The second song is "1,000 Fragments" by a group called Infomatik, and it's a mean little anthem about "killing your idols." Okay, that's a wee bit ye olde line … but it has that splendid Cure bass riff played on guitar, a nice sulky vocal, and drives your wavo girlfriend home after a short stop to Jack in the Box. Good greasy techno-punk.

But then the third track comes up, and it's "Devil in the Details" by the Walkabouts, and yeah, that's why people say those things about them. And it's an exclusive! And the lyrics are brilliant fragments about ennui and every day evil and the mocking universe, like a really good Denis Johnson poem, and the musical tone is like a stark confession from a friend. "The future is a muscle you don't have." It's imagery, a story, and a song to never forget. It's worth the whole cost of the album alone. Well, if you have a lot of money. But really.

But right after it Reggie Watts comes in singing (I mean, really SINGING) a joyful little R&B ditty called "Part of the World," which reminds all the Jonahs out there that Nineveh is just down the road from Nineveh and you never get any farther. His Al Green-style chorus is classic, and while this stuff is hardly my forte, I mean, come on, it's like Al Green, man. "I can't believe this town / it kicks you when you're down / no matter who you are." Ouch! Fucking Seattle. We should just pitch and buy the kids bus tickets to somewhere else then. But really. Poignant, emotional, and melodic — nice stuff.

Then a good Supersuckers song about drinking and fucking up. "I drink too much / I'm broke so let's go dutch." Funny stuff. You can read your collection of HATE comics to it. Peter Bagge made heroin jokes that'd split yer gut before '93. I guess they decided not to offer up the one they wrote about the recent post-structuralist responses to Lacan. Or what it's like to be sodomized by major labels. I'd kinda like to hear a few of those, because their feelings might be strong enough to take what is an exercise in club-soundtrack to the level of verisimilitude, well worn territory regardless.
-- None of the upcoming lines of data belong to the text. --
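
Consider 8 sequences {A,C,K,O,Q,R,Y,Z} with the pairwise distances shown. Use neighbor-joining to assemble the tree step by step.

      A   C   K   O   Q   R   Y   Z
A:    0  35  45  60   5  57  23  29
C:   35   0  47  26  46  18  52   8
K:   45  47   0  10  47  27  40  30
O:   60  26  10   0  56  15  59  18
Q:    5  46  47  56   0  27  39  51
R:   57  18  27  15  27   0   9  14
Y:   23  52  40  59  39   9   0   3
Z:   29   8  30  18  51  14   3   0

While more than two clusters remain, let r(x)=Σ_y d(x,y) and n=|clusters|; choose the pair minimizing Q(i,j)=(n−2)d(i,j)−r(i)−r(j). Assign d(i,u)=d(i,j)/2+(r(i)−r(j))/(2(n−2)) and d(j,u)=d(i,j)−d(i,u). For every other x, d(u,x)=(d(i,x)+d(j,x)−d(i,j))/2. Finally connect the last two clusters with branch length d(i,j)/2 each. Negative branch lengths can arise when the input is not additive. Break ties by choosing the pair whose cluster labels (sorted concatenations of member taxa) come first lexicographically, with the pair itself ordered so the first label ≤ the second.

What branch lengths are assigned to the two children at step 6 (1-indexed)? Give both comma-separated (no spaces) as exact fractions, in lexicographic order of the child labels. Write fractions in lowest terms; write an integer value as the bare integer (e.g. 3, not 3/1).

51/16,123/8

step 1: merge (A,Q) at d=5, Q=-495; branch lengths A→13/12, Q→47/12; new cluster AQ
  updated: d(AQ,C)=38, d(AQ,K)=87/2, d(AQ,O)=111/2, d(AQ,R)=79/2, d(AQ,Y)=57/2, d(AQ,Z)=75/2
step 2: merge (K,O) at d=10, Q=-331; branch lengths K→32/5, O→18/5; new cluster KO
  updated: d(AQ,KO)=89/2, d(C,KO)=63/2, d(KO,R)=16, d(KO,Y)=89/2, d(KO,Z)=19
step 3: merge (AQ,Y) at d=57/2, Q=-211; branch lengths AQ→165/8, Y→63/8; new cluster AQY
  updated: d(AQY,C)=123/4, d(AQY,KO)=121/4, d(AQY,R)=10, d(AQY,Z)=6
step 4: merge (C,Z) at d=8, Q=-445/4; branch lengths C→87/8, Z→-23/8; new cluster CZ
  updated: d(AQY,CZ)=115/8, d(CZ,KO)=85/4, d(CZ,R)=12
step 5: merge (AQY,CZ) at d=115/8, Q=-147/2; branch lengths AQY→143/16, CZ→87/16; new cluster ACQYZ
  updated: d(ACQYZ,KO)=297/16, d(ACQYZ,R)=61/16
step 6: merge (ACQYZ,KO) at d=297/16, Q=-307/8; branch lengths ACQYZ→51/16, KO→123/8; new cluster ACKOQYZ
  updated: d(ACKOQYZ,R)=5/8
step 7: merge (ACKOQYZ,R) at d=5/8; branch lengths ACKOQYZ→5/16, R→5/16; new cluster ACKOQRYZ
final tree: (((((A:13/12,Q:47/12):165/8,Y:63/8):143/16,(C:87/8,Z:-23/8):87/16):51/16,(K:32/5,O:18/5):123/8):5/16,R:5/16)
total length: 1361/16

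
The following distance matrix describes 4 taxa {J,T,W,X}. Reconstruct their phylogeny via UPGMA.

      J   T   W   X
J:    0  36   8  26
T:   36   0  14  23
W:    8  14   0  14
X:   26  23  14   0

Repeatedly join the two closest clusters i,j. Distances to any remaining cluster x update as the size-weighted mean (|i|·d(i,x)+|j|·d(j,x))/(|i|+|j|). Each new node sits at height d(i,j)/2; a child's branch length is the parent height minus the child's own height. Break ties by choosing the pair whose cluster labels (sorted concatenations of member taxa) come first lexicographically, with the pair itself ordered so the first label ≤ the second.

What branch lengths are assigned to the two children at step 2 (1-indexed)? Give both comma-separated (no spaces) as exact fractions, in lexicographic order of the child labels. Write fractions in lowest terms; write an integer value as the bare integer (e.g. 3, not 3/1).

step 1: merge (J,W) at d=8; branch lengths J→4, W→4; new cluster JW
  updated: d(JW,T)=25, d(JW,X)=20
step 2: merge (JW,X) at d=20; branch lengths JW→6, X→10; new cluster JWX
  updated: d(JWX,T)=73/3
step 3: merge (JWX,T) at d=73/3; branch lengths JWX→13/6, T→73/6; new cluster JTWX
final tree: (((J:4,W:4):6,X:10):13/6,T:73/6)
total length: 115/3

6,10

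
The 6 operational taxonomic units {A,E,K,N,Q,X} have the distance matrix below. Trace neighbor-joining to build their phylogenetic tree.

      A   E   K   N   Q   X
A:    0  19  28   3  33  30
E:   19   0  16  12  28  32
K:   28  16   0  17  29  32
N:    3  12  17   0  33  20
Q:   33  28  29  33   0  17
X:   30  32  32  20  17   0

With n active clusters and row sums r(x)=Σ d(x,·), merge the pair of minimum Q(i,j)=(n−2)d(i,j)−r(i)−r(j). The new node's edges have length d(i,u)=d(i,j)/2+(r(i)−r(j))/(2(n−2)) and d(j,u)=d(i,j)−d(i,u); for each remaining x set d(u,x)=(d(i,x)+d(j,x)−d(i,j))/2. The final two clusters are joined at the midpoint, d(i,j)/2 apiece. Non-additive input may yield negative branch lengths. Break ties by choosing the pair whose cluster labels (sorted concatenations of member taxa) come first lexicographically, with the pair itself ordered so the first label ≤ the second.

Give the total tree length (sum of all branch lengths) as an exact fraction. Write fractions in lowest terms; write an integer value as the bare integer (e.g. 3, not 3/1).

457/8

1. join Q+X (d=17, Q=-203) ⇒ QX; edges |Q|=77/8, |X|=59/8
  updated: d(A,QX)=23, d(E,QX)=43/2, d(K,QX)=22, d(N,QX)=18
2. join A+N (d=3, Q=-114) ⇒ AN; edges |A|=16/3, |N|=-7/3
  updated: d(AN,E)=14, d(AN,K)=21, d(AN,QX)=19
3. join AN+QX (d=19, Q=-157/2) ⇒ ANQX; edges |AN|=59/8, |QX|=93/8
  updated: d(ANQX,E)=33/4, d(ANQX,K)=12
4. join ANQX+E (d=33/4, Q=-145/4) ⇒ AENQX; edges |ANQX|=17/8, |E|=49/8
  updated: d(AENQX,K)=79/8
5. join AENQX+K (d=79/8) ⇒ AEKNQX; edges |AENQX|=79/16, |K|=79/16
final tree: ((((A:16/3,N:-7/3):59/8,(Q:77/8,X:59/8):93/8):17/8,E:49/8):79/16,K:79/16)
total length: 457/8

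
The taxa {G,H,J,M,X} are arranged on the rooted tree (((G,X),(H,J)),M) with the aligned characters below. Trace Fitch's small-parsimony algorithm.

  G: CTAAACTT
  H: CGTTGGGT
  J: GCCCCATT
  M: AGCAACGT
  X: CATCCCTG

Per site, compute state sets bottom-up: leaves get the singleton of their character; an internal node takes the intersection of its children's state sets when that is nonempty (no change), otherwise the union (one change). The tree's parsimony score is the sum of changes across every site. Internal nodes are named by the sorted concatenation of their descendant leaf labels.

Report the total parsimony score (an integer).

[col 0] GX: children G:{C}, X:{C} ∩→ {C}; cost 0
[col 0] HJ: children H:{C}, J:{G} ∪→ {C,G}; cost 1
[col 0] GHJX: children GX:{C}, HJ:{C,G} ∩→ {C}; cost 0
[col 0] GHJMX: children GHJX:{C}, M:{A} ∪→ {A,C}; cost 1
[col 1] GX: children G:{T}, X:{A} ∪→ {A,T}; cost 1
[col 1] HJ: children H:{G}, J:{C} ∪→ {C,G}; cost 1
[col 1] GHJX: children GX:{A,T}, HJ:{C,G} ∪→ {A,C,G,T}; cost 1
[col 1] GHJMX: children GHJX:{A,C,G,T}, M:{G} ∩→ {G}; cost 0
[col 2] GX: children G:{A}, X:{T} ∪→ {A,T}; cost 1
[col 2] HJ: children H:{T}, J:{C} ∪→ {C,T}; cost 1
[col 2] GHJX: children GX:{A,T}, HJ:{C,T} ∩→ {T}; cost 0
[col 2] GHJMX: children GHJX:{T}, M:{C} ∪→ {C,T}; cost 1
[col 3] GX: children G:{A}, X:{C} ∪→ {A,C}; cost 1
[col 3] HJ: children H:{T}, J:{C} ∪→ {C,T}; cost 1
[col 3] GHJX: children GX:{A,C}, HJ:{C,T} ∩→ {C}; cost 0
[col 3] GHJMX: children GHJX:{C}, M:{A} ∪→ {A,C}; cost 1
[col 4] GX: children G:{A}, X:{C} ∪→ {A,C}; cost 1
[col 4] HJ: children H:{G}, J:{C} ∪→ {C,G}; cost 1
[col 4] GHJX: children GX:{A,C}, HJ:{C,G} ∩→ {C}; cost 0
[col 4] GHJMX: children GHJX:{C}, M:{A} ∪→ {A,C}; cost 1
[col 5] GX: children G:{C}, X:{C} ∩→ {C}; cost 0
[col 5] HJ: children H:{G}, J:{A} ∪→ {A,G}; cost 1
[col 5] GHJX: children GX:{C}, HJ:{A,G} ∪→ {A,C,G}; cost 1
[col 5] GHJMX: children GHJX:{A,C,G}, M:{C} ∩→ {C}; cost 0
[col 6] GX: children G:{T}, X:{T} ∩→ {T}; cost 0
[col 6] HJ: children H:{G}, J:{T} ∪→ {G,T}; cost 1
[col 6] GHJX: children GX:{T}, HJ:{G,T} ∩→ {T}; cost 0
[col 6] GHJMX: children GHJX:{T}, M:{G} ∪→ {G,T}; cost 1
[col 7] GX: children G:{T}, X:{G} ∪→ {G,T}; cost 1
[col 7] HJ: children H:{T}, J:{T} ∩→ {T}; cost 0
[col 7] GHJX: children GX:{G,T}, HJ:{T} ∩→ {T}; cost 0
[col 7] GHJMX: children GHJX:{T}, M:{T} ∩→ {T}; cost 0
per-site changes: [2, 3, 3, 3, 3, 2, 2, 1]; total = 19

19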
Critters Buggin advertises all the gear you can buy at Trading Musician (someone steal their gear!), Carrie Akre gives a big old wave out to Joss Stone (tell me what I'm doing here!), some friends squeeze their way in, and Kinski scrape up the barest scrap of minimalist-noodling to lovingly hand over for the cause, but the above fawned-over tracks make this worthy of your donation.